Мы встретились с Тувимом и Броневским, затем с Ваттом[995] в нашем номере. Я не думаю, что трудно было Тувиму сообщить о нашем приезде еще нескольким поэтам и позвать их. Очевидно, сей муж (служащий Министерства пропаганды) сумел никого не найти, хотя изливался в комплиментах нам. Мы читали стихи. Тувим читал переводы Пушкина (кстати, великолепные), читал Броневский. Тувим называл нас «богатырями», говорил, что только громадная сила страны может рождать такую силу стиха, такую манеру чтения, рассчитанного на большие аудитории, и т. п. Мы много говорили о нашей поэзии и слушали потоки жалоб на судьбы польской поэзии. Максимальный тираж книг — 1000 экземпляров, никто не может жить стихами, Тувим пишет для кабаре и мюзик-холла, никогда поэты не выступают, разве что раз в году в кафе для привлечения публики: платит хозяин кафе. Публика стихов не читает, не любит их, слушать не хочет. Академию литературы они презирают.

Тувим хочет приехать к нам в Союз, в частности на Пушкинские торжества, или даже к 1 мая 1936 г. Я думаю, что пустить его надо. Я взял книги польских поэтов (я пошлю их вам еще до нашего возвращения), мы дали им книги, они обещали переводить.
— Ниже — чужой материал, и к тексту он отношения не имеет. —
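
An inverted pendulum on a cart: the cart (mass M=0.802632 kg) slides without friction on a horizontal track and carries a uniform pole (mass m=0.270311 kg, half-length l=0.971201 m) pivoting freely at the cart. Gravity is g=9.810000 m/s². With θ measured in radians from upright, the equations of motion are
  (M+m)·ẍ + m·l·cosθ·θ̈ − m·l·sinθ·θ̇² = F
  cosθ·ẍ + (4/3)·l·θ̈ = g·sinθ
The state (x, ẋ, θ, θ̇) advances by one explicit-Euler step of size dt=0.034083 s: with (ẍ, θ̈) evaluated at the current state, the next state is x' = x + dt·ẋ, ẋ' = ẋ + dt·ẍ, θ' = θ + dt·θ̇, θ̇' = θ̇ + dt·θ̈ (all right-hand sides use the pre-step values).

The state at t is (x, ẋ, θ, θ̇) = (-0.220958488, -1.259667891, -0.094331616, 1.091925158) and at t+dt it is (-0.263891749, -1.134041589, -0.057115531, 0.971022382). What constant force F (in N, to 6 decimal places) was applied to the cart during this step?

F = 3.057116 N

ẍ = (ẋ'−ẋ)/dt = (-1.134041589−-1.259667891)/0.034083 = 3.685893
θ̈ = (θ̇'−θ̇)/dt = (0.971022382−1.091925158)/0.034083 = -3.547304
sinθ=-0.094192, cosθ=0.995554
F = (M+m)·ẍ + m·l·cosθ·θ̈ − m·l·sinθ·θ̇² = 3.954753 + -0.927120 − -0.029483 = 3.057116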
Ну, когда мы переехали чешскую границу, сразу почувствовали все четверо всеобщее внимание, начиная с первых людей, встреченных в поезде. Александровский[996] встретил нас необычайно, жили мы прекрасно, забота о нас была исключительной. Первый день — осмотр города. Второй день — прием в посольстве. Мы читали, и, надо сказать, впечатление было громадным. Отсюда пошли вести по всему городу и вести сенсационные. Нужно прибавить, что Александровский посоветовал нам на приеме спеть несколько песен — и эта простая вещь стократ увеличила интерес к нам: не только, мол, сильные поэты, но и веселые, жизнерадостные и т. д. Все без исключения газеты дали статьи, заметки, наши интервью. Третий день — поездки в Братиславу, встреча со словацкими поэтами, опера Шостаковича[997], прием в обществе друзей СССР. Сильва <Сельвинский> и Луговской отправились в Моравскую Остраву, а я в Прагу готовиться к докладу. Еще в Москве Чемоданов[998] просил приложить все силы чтобы выступить на собрании молодежи для помощи единому фронту. Подвернулся исключительной удачи случай: «вечер молодых» в зале Люцерна. Я не знаю, поместили ли наши газеты отчет о нем (телеграмму ТАСС). Скажу кратко: была молодежь с-д, комсомольская, бенешевская[999], католическая, беспартийная. Каждое произнесение имени Сталина сопровождалось овацией. Была двухминутная овация в честь Красной армии, когда я сказал, что советские поэты «воспевают мощь Красной армии, защитницы нашего и вашего спокойствия». Было исключительно сильное «движение в зале», когда я говорил об уверенности в завтрашнем дне, отличающей нашего человека: — «у нас нет инженеров, работающих дворниками, и профессоров, работающих продавцами; если кто кончает институт, место ему обеспечено; мы знаем, наоборот, продавцов, учащихся в вечернем университете, и парикмахеров, учащихся в консерватории». Я построил доклад таким образом, что, говоря о тематике советских поэтов, рассказывал о стране. Ну, конечно, в конце говорил о дружбе и борьбе за мир. В перерыве сотня людей пришла за кулисы просить автографы (здесь это принято). Дело, понятно, не в моей персоне. В докладе я привел цитату Массарика[1000] о том, что оборона не есть насилие, а применения оружие против насилия: принято это было соответственно. Пару фраз произнес я на чешском языке.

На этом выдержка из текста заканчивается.